I mean it sounds crazy, Georgie, but I was telling Frankie and Angelo, I'm gonna suggest to Tommy, we're gonna beef up his regime, Tommy Gambino, but we're not giving him no (expletive deleted) hotheads.

In April 1989, Gambino was indicted for obstruction of justice by lying to a grand jury about Gambino racketeering activities, but was acquitted later that year. On October 18, 1990, Gambino was indicted again on charges of extorting the garment industry. Through their ownership of four trucking companies, the Gambinos were able to charge shipping rates 40% higher than smaller non-mob shipping companies. Some of the strongest evidence in this case came from wiretapped conversations six years earlier between Gambino and Castellano at Castellano's Staten Island home. The conversations proved that the Gambinos and two other crime families exercised strong control over the Garment District. The government also set up a small garment factory in the Chinatown section of Manhattan, with New York State Police troopers posing as supervisors, to gain evidence against Gambino's trucking monopoly.

The government offered Gambino a plea bargain that included a guilty admission, a $12 million restitution payment, and a promise to leave the garment trucking business. In February 1992, Gambino accepted the plea bargain and avoided prison. Prosecutors would remark that a "terrifying fear of prison" helped motivate Gambino to accept the government deal.

==Indictment and prison==
In 1991, Gambino, Gotti, Salvatore "Sammy the Bull" Gravano, and Frank LoCascio were indicted on charges of racketeering, loansharking, extortion, illegal gambling, and 11 counts of murder. Soon after the indictment, Gravano decided to become a government witness and testified against his former colleagues, including Gambino. In April 1992, Gotti and LoCascio were convicted and sentenced to life.

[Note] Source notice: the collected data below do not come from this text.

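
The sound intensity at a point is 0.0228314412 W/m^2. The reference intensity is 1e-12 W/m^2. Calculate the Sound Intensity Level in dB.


Given values:
  I = 0.0228314412 W/m^2
  I_ref = 1e-12 W/m^2
Formula: SIL = 10 * log10(I / I_ref)
Compute ratio: I / I_ref = 22831441200
Compute log10: log10(22831441200) = 10.358533
Multiply: SIL = 10 * 10.358533 = 103.59

103.59 dB


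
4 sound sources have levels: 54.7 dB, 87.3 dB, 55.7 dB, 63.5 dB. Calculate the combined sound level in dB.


Formula: L_total = 10 * log10( sum(10^(Li/10)) )
  Source 1: 10^(54.7/10) = 295120.9227
  Source 2: 10^(87.3/10) = 537031796.3703
  Source 3: 10^(55.7/10) = 371535.2291
  Source 4: 10^(63.5/10) = 2238721.1386
Sum of linear values = 539937173.6607
L_total = 10 * log10(539937173.6607) = 87.32

87.32 dB


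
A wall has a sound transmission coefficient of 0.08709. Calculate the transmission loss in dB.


Given values:
  tau = 0.08709
Formula: TL = 10 * log10(1 / tau)
Compute 1 / tau = 1 / 0.08709 = 11.4824
Compute log10(11.4824) = 1.060033
TL = 10 * 1.060033 = 10.6

10.6 dB


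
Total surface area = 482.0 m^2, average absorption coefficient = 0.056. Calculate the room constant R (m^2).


Given values:
  S = 482.0 m^2, alpha = 0.056
Formula: R = S * alpha / (1 - alpha)
Numerator: 482.0 * 0.056 = 26.992
Denominator: 1 - 0.056 = 0.944
R = 26.992 / 0.944 = 28.59

28.59 m^2


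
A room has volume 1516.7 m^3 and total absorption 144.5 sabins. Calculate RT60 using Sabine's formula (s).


Given values:
  V = 1516.7 m^3
  A = 144.5 sabins
Formula: RT60 = 0.161 * V / A
Numerator: 0.161 * 1516.7 = 244.1887
RT60 = 244.1887 / 144.5 = 1.69

1.69 s


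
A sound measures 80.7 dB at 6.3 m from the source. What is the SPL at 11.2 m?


Given values:
  SPL1 = 80.7 dB, r1 = 6.3 m, r2 = 11.2 m
Formula: SPL2 = SPL1 - 20 * log10(r2 / r1)
Compute ratio: r2 / r1 = 11.2 / 6.3 = 1.7778
Compute log10: log10(1.7778) = 0.249883
Compute drop: 20 * 0.249883 = 4.9977
SPL2 = 80.7 - 4.9977 = 75.7

75.7 dB


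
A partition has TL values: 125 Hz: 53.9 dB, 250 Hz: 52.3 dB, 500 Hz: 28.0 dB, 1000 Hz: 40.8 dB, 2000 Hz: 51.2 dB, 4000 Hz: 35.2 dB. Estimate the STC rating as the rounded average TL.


Given TL values at each frequency:
  125 Hz: 53.9 dB
  250 Hz: 52.3 dB
  500 Hz: 28.0 dB
  1000 Hz: 40.8 dB
  2000 Hz: 51.2 dB
  4000 Hz: 35.2 dB
Formula: STC ~ round(average of TL values)
Sum = 53.9 + 52.3 + 28.0 + 40.8 + 51.2 + 35.2 = 261.4
Average = 261.4 / 6 = 43.57
Rounded: 44

44


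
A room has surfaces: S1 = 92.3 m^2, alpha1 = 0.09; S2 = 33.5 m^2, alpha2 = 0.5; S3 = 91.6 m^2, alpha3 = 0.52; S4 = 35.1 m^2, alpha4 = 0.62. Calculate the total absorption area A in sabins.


Given surfaces:
  Surface 1: 92.3 * 0.09 = 8.307
  Surface 2: 33.5 * 0.5 = 16.75
  Surface 3: 91.6 * 0.52 = 47.632
  Surface 4: 35.1 * 0.62 = 21.762
Formula: A = sum(Si * alpha_i)
A = 8.307 + 16.75 + 47.632 + 21.762
A = 94.45

94.45 sabins


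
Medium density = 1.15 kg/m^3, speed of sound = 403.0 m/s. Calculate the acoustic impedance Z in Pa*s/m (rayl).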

On May 11, 1993, Gambino was convicted of two counts of racketeering and racketeering conspiracy. Prosecutors claimed that Gambino had been supervising illegal gambling and loansharking activities in Connecticut since 1985. In January 1996, Gambino started serving a five-year prison sentence.

In May 1999, the U.S. Securities and Exchange Commission (SEC) filed fraud charges against Gambino's stockbroker, Mohammed Ali Khan. While still in prison, Gambino had sued Khan for defrauding him out of approximately $2 million.

On May 10, 2000, Gambino was released from prison. He died on October 3, 2023, at the age of 94.

==Popular culture==
Thomas Gambino is portrayed by Tony Sirico in the 1998 made-for-television movie Witness to the Mob about Gravano and John Gotti.